Y no sólo es dolor lo que sentimos, al menos en mi caso. Cuando se acaba una vida que está cumplida, una vez terminado su ciclo, experimentamos dolor por una pérdida que sabemos inevitable. Cuando la vida se interrumpe por el azar, por la mala suerte, sufrimos desesperación al vernos impotentes ante la fatalidad. Pero cuando se destruye una vida de forma intencional y después de una cuidadosa planificación, nos invade un inmenso desprecio hacia los verdugos, que a veces se generaliza hacia la sociedad en su conjunto y contra nosotros mismos. Sólo mirando de nuevo hacia algunas pocas cosas que hemos conseguido entre todos, podemos volver a valorar y alejarnos de la vergüenza. De momento, desprecio, mucho desprecio.

Nueve milímetros de metal no es un argumento válido que se pueda utilizar contra alguien y, menos, esgrimidos por la espalda y contra la cabeza. No es fruto del entrenamiento, es el odio hacia todo lo que representa entendimiento y comunicación. Pero ese argumento fúnebre, destruir el objeto para anular la función, es siempre una falacia y nunca se cumple en sociedad. Al contrario, suele desencadenar más energía en compensación a la que se acaba de destruir.

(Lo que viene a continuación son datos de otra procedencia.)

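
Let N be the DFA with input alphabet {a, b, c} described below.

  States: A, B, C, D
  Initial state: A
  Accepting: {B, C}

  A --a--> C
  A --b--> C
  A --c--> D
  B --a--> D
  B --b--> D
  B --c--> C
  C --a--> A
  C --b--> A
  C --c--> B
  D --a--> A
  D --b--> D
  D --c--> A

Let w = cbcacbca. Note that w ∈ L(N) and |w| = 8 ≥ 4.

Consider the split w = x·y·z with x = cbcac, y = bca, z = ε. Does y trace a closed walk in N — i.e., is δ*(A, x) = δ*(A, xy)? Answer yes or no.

State sequence: A -c-> D -b-> D -c-> A -a-> C -c-> B -b-> D -c-> A -a-> C

After x (step 5): B. After xy (step 8): C.
They differ (B ≠ C), so y is not a cycle from the state after x; this split is not the one the pumping-lemma construction produces, and pumping y need not keep the string in L(N).

no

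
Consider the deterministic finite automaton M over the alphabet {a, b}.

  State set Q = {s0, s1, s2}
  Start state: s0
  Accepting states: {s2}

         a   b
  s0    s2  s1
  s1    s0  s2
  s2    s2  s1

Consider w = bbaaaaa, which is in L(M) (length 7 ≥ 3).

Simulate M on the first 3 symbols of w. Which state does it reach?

Run of M on the first 3 characters of w = b b a:
  step 0: s0  (start)
  step 1: s1  (read b: s0→s1)
  step 2: s2  (read b: s1→s2)
  step 3: s2  (read a: s2→s2)

After reading 3 characters, M is in state s2.

s2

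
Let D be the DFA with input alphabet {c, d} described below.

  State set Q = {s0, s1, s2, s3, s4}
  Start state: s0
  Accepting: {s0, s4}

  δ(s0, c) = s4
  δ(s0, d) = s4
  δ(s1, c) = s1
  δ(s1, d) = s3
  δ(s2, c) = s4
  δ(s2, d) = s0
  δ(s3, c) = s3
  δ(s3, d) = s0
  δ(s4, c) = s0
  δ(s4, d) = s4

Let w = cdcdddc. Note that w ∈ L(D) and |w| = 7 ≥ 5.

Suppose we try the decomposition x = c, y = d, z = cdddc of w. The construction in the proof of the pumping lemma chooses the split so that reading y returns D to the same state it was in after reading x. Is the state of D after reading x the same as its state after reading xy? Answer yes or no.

Run of D on the first 2 characters of w = c d:
  step 0: s0  (start)
  step 1: s4  (read c: s0→s4)
  step 2: s4  (read d: s4→s4)

After x (step 1): s4. After xy (step 2): s4.
They match, so y = d drives D around a cycle from s4 back to itself; pumping y any number of times keeps D in s4 before reading z, and xyⁱz ∈ L(D) for every i ≥ 0.

yes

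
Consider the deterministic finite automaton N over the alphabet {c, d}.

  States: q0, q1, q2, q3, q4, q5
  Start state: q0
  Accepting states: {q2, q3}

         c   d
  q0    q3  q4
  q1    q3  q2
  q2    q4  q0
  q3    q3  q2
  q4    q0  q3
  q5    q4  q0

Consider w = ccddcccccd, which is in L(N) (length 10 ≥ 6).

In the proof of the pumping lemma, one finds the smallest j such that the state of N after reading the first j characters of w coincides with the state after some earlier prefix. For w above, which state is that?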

Todavía existe mucha patología en nuestra memoria histórica, demasiada voluntad sin orientación concreta. Más que recordar, sufrimos de reminiscencias. Algunos siguen creyendo que se pueden realizar grandes transformaciones históricas con argumentos de nueve milímetros, pero eso ya no es posible en la actualidad. Eso pertenece a tiempos pasados. Ahora sólo se puede reformar, no mucho, y casi siempre con palabras, dialogando, negociando opiniones, como hacía Lluch en estas páginas, ganando terreno milímetro a milímetro. Lo demás ya no es historia, es superstición.